Un equipo internacional de investigadores ha logrado un importante avance en la tecnología de baterías al mejorar el rendimiento y la seguridad de las baterías de estado sólido, una de las grandes apuestas para el futuro del almacenamiento energético.
El estudio, liderado por el profesor Yoonseob Kim de la Universidad de Ciencia y Tecnología de Hong Kong (HKUST), presenta un innovador material basado en una estructura orgánica covalente de borato tridimensional monocristalina (B-COF), capaz de actuar como electrolito de alto rendimiento en baterías de litio metálico.
El nuevo material permite una deposición y disolución estable del litio durante más de 2.000 horas en celdas simétricas, un hito que contribuye a eliminar uno de los principales riesgos de estas baterías: la formación de dendritas, estructuras que pueden provocar cortocircuitos y fallos de seguridad.
Las baterías de litio-metal convencionales han estado limitadas por la inestabilidad de sus interfaces y la aparición de estas dendritas. Aunque los marcos orgánicos covalentes (COF) se perfilaban como una alternativa prometedora, su naturaleza policristalina generaba resistencias internas que reducían su eficiencia.

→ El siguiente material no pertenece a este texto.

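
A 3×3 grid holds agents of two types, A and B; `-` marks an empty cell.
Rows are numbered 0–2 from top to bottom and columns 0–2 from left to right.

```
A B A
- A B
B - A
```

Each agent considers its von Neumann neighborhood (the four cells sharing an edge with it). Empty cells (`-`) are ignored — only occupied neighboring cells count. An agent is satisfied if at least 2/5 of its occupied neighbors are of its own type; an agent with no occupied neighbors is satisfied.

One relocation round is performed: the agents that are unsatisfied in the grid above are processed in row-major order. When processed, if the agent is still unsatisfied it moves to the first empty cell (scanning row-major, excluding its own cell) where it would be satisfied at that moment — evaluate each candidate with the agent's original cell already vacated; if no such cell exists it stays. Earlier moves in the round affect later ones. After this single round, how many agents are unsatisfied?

Initially unsatisfied (in order): (0,0), (0,1), (0,2), (1,1), (1,2), (2,2).
  (0,0) → (1,0).
  (0,1): no empty cell satisfies it; stays.
  (0,2) → (0,0).
  (1,1) → (2,1).
  (1,2) → (0,2).
  (2,2): now satisfied by earlier moves; stays.
Resulting grid:
A B B
A - -
B A A
Unsatisfied now: (2,0).

1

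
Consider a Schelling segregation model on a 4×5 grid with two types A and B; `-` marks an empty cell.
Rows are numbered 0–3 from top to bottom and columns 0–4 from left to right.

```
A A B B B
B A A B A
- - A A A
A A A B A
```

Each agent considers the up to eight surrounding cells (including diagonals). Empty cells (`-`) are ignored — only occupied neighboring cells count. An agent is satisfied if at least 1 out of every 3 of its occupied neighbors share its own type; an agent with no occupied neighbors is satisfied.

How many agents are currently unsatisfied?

(0,0)A 2/3 satisfied
(0,1)A 3/5 satisfied
(0,2)B 2/5 satisfied
(0,3)B 3/5 satisfied
(0,4)B 2/3 satisfied
(1,0)B 0/3 not
(1,1)A 4/6 satisfied
(1,2)A 4/7 satisfied
(1,3)B 3/8 satisfied
(1,4)A 2/5 satisfied
(2,2)A 5/7 satisfied
(2,3)A 6/8 satisfied
(2,4)A 3/5 satisfied
(3,0)A 1/1 satisfied
(3,1)A 3/3 satisfied
(3,2)A 3/4 satisfied
(3,3)B 0/5 not
(3,4)A 2/3 satisfied
Unsatisfied: (1,0), (3,3) — 2 in total.

2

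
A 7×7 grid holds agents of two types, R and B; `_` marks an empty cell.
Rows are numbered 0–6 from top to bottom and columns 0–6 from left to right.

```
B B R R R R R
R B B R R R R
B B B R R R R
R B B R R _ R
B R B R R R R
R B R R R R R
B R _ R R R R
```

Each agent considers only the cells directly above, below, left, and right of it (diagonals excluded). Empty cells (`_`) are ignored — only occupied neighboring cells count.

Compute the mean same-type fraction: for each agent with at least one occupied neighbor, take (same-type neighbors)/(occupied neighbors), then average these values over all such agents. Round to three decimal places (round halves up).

(0,0)B 1/2
(0,1)B 2/3
(0,2)R 1/3
(0,3)R 3/3
(0,4)R 3/3
(0,5)R 3/3
(0,6)R 2/2
(1,0)R 0/3
(1,1)B 3/4
(1,2)B 2/4
(1,3)R 3/4
(1,4)R 4/4
(1,5)R 4/4
(1,6)R 3/3
(2,0)B 1/3
(2,1)B 4/4
(2,2)B 3/4
(2,3)R 3/4
(2,4)R 4/4
(2,5)R 3/3
(2,6)R 3/3
(3,0)R 0/3
(3,1)B 2/4
(3,2)B 3/4
(3,3)R 3/4
(3,4)R 3/3
(3,6)R 2/2
(4,0)B 0/3
(4,1)R 0/4
(4,2)B 1/4
(4,3)R 3/4
(4,4)R 4/4
(4,5)R 3/3
(4,6)R 3/3
(5,0)R 0/3
(5,1)B 0/4
(5,2)R 1/3
(5,3)R 4/4
(5,4)R 4/4
(5,5)R 4/4
(5,6)R 3/3
(6,0)B 0/2
(6,1)R 0/2
(6,3)R 2/2
(6,4)R 3/3
(6,5)R 3/3
(6,6)R 2/2
Sum over 47 agents: 1/2 + 2/3 + 1/3 + 3/3 + 3/3 + 3/3 + 2/2 + 0/3 + 3/4 + 2/4 + 3/4 + 4/4 + 4/4 + 3/3 + 1/3 + 4/4 + 3/4 + 3/4 + 4/4 + 3/3 + 3/3 + 0/3 + 2/4 + 3/4 + 3/4 + 3/3 + 2/2 + 0/3 + 0/4 + 1/4 + 3/4 + 4/4 + 3/3 + 3/3 + 0/3 + 0/4 + 1/3 + 4/4 + 4/4 + 4/4 + 3/3 + 0/2 + 0/2 + 2/2 + 3/3 + 3/3 + 2/2 = 98/3; mean = 98/3 ÷ 47 = 98/141 = 0.695035… → 0.695.

0.695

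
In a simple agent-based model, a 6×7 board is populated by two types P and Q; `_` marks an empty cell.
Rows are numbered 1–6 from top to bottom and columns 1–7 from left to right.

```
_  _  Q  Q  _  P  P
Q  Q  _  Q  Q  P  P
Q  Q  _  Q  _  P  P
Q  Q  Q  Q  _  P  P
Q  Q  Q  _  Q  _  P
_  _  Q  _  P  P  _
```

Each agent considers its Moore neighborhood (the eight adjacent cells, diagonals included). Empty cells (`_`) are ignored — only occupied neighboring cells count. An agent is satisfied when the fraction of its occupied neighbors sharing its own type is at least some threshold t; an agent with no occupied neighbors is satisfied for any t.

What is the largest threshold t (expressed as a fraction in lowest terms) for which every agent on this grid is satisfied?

(1,3)Q 3/3
(1,4)Q 3/3
(1,6)P 3/4
(1,7)P 3/3
(2,1)Q 3/3
(2,2)Q 4/4
(2,4)Q 4/4
(2,5)Q 3/6
(2,6)P 5/6
(2,7)P 5/5
(3,1)Q 5/5
(3,2)Q 6/6
(3,4)Q 4/4
(3,6)P 5/6
(3,7)P 5/5
(4,1)Q 5/5
(4,2)Q 7/7
(4,3)Q 6/6
(4,4)Q 4/4
(4,6)P 4/5
(4,7)P 4/4
(5,1)Q 3/3
(5,2)Q 6/6
(5,3)Q 5/5
(5,5)Q 1/4
(5,7)P 3/3
(6,3)Q 2/2
(6,5)P 1/2
(6,6)P 2/3
The smallest same-type fraction is 1/4 at (5,5), which reduces to 1/4. Any threshold above that leaves this agent unsatisfied.

1/4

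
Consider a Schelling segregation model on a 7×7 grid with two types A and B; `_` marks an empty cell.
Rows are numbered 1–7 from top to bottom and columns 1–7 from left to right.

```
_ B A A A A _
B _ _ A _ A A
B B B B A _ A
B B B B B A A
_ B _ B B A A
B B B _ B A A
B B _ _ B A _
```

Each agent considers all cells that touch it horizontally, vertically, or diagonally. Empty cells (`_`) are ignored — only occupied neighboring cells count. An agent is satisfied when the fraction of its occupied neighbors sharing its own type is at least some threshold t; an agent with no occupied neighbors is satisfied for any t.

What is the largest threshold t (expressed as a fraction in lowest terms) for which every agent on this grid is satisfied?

(1,2)B 1/2
(1,3)A 2/3
(1,4)A 3/3
(1,5)A 4/4
(1,6)A 3/3
(2,1)B 3/3
(2,4)A 4/6
(2,6)A 5/5
(2,7)A 3/3
(3,1)B 4/4
(3,2)B 6/6
(3,3)B 5/6
(3,4)B 4/6
(3,5)A 3/6
(3,7)A 4/4
(4,1)B 4/4
(4,2)B 6/6
(4,3)B 7/7
(4,4)B 6/7
(4,5)B 4/7
(4,6)A 5/7
(4,7)A 4/4
(5,2)B 6/6
(5,4)B 6/6
(5,5)B 4/7
(5,6)A 5/8
(5,7)A 5/5
(6,1)B 4/4
(6,2)B 5/5
(6,3)B 4/4
(6,5)B 3/6
(6,6)A 4/7
(6,7)A 4/4
(7,1)B 3/3
(7,2)B 4/4
(7,5)B 1/3
(7,6)A 2/4
The smallest same-type fraction is 1/3 at (7,5), which reduces to 1/3. Any threshold above that leaves this agent unsatisfied.

1/3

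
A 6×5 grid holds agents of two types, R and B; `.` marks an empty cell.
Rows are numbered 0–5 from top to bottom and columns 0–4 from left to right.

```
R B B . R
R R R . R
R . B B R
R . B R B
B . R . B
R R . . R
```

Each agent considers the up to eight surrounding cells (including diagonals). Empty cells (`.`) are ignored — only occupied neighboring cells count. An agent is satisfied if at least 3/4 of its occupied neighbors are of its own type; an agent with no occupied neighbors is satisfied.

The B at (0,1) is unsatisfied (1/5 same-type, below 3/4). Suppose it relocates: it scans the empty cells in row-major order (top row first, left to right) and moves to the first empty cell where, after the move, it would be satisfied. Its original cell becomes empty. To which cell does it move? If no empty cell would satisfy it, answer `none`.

Vacating (0,1). Empty cells in order:
  (0,3): 1/4 same-type → still unsatisfied.
  (1,3): 3/7 same-type → still unsatisfied.
  (2,1): 2/7 same-type → still unsatisfied.
  (3,1): 3/6 same-type → still unsatisfied.
  (4,1): 2/6 same-type → still unsatisfied.
  (4,3): 3/6 same-type → still unsatisfied.
  (5,2): 0/2 same-type → still unsatisfied.
  (5,3): 1/3 same-type → still unsatisfied.

none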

Para superar este obstáculo, los investigadores utilizaron una plantilla de COF-303 que les permitió sintetizar un B-COF monocristalino con canales iónicos altamente ordenados. Esta configuración reduce significativamente la resistencia interna y favorece un transporte más uniforme de los iones de litio.
Los resultados muestran un rendimiento destacado: el material alcanza una conductividad iónica de 8,1 mS/cm a temperatura ambiente y un número de transferencia de litio cercano a la unidad (0,98), lo que garantiza un movimiento rápido y selectivo de los iones. Además, las celdas completas con cátodos de LiFePO₄ mantuvieron un 91,8 % de su capacidad tras 600 ciclos, con una eficiencia coulómbica del 99,98 %.
Según los autores, este avance acerca la viabilidad de baterías más seguras y con mayor densidad energética, clave para aplicaciones como los vehículos eléctricos o el almacenamiento de energía a gran escala.
El trabajo, publicado en la revista Advanced Science, ha contado también con la participación de investigadores de la Universidad Jiao Tong de Shanghái, en una colaboración internacional centrada en el desarrollo de soluciones energéticas más sostenibles.